Museums offer a transformative opportunity: to document, shape, and reshape our knowledge of our own history. But who writes that history?
Museums and Community Well-Being: To Homogenize or to Affirm?
In March 2025, the Trump administration issued an executive order—“Restoring Truth and Sanity to American History”—aimed at reviewing national museums in order to “restore truth.” As a result, in 2026, a slavery display at Independence Hall was removed.
While the current administration’s attempts to revise museum history displays are novel in character, attempts to revise museum history are by no means new. In an interview with NPQ, Andrea Burns, a professor of history at Appalachian State University, noted that during the Clinton administration attempts were made to revise the exhibit dedicated to the Enola Gay—the Boeing B-29 Superfortress bomber that dropped the first atomic bomb. The exhibit was scaled back but eventually displayed at the National Air & Space Museum due to criticism from Smithsonian leadership.
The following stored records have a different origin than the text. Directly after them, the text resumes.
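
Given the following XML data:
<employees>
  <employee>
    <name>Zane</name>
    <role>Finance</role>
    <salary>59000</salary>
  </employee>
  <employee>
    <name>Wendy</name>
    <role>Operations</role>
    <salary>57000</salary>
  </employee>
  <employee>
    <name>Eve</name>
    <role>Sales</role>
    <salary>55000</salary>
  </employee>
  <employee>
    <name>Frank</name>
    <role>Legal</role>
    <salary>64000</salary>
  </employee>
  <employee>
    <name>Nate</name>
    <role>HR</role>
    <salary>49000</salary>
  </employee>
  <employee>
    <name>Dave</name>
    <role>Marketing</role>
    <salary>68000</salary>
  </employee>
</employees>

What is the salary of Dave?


Searching for <employee> with <name>Dave</name>
Found at position 6
<salary>68000</salary>

ANSWER: 68000


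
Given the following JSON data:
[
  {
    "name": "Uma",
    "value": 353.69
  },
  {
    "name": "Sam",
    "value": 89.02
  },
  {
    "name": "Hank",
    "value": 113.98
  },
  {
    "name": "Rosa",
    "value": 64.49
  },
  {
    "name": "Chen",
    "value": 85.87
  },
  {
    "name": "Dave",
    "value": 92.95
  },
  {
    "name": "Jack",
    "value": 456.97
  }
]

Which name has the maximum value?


Comparing values:
  Uma: 353.69
  Sam: 89.02
  Hank: 113.98
  Rosa: 64.49
  Chen: 85.87
  Dave: 92.95
  Jack: 456.97
Maximum: Jack (456.97)

ANSWER: Jack


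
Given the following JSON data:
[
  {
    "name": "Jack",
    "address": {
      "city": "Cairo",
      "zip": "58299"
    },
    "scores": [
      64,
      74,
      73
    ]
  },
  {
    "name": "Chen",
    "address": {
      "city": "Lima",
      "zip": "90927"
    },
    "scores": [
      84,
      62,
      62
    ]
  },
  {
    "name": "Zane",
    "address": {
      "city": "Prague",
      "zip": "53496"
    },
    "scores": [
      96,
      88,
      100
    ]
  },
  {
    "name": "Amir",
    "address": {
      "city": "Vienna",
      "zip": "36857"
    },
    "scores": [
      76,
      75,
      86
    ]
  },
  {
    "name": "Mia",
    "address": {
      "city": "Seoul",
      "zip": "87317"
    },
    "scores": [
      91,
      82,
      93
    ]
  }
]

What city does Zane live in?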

“There’s always been difficulty in telling these stories,” Burns said. “The Enola Gay is probably the closest counterpart or example to what’s happening now.” Yet, Burns points out a key distinction that “the Clinton administration did not directly intervene or demand to see exhibit scripts, plans or other Smithsonian records. By contrast, Executive Order 14253, ‘Restoring Truth and Sanity to American History,’ directly interferes with the operations of the Smithsonian in regard to its current and future exhibits.”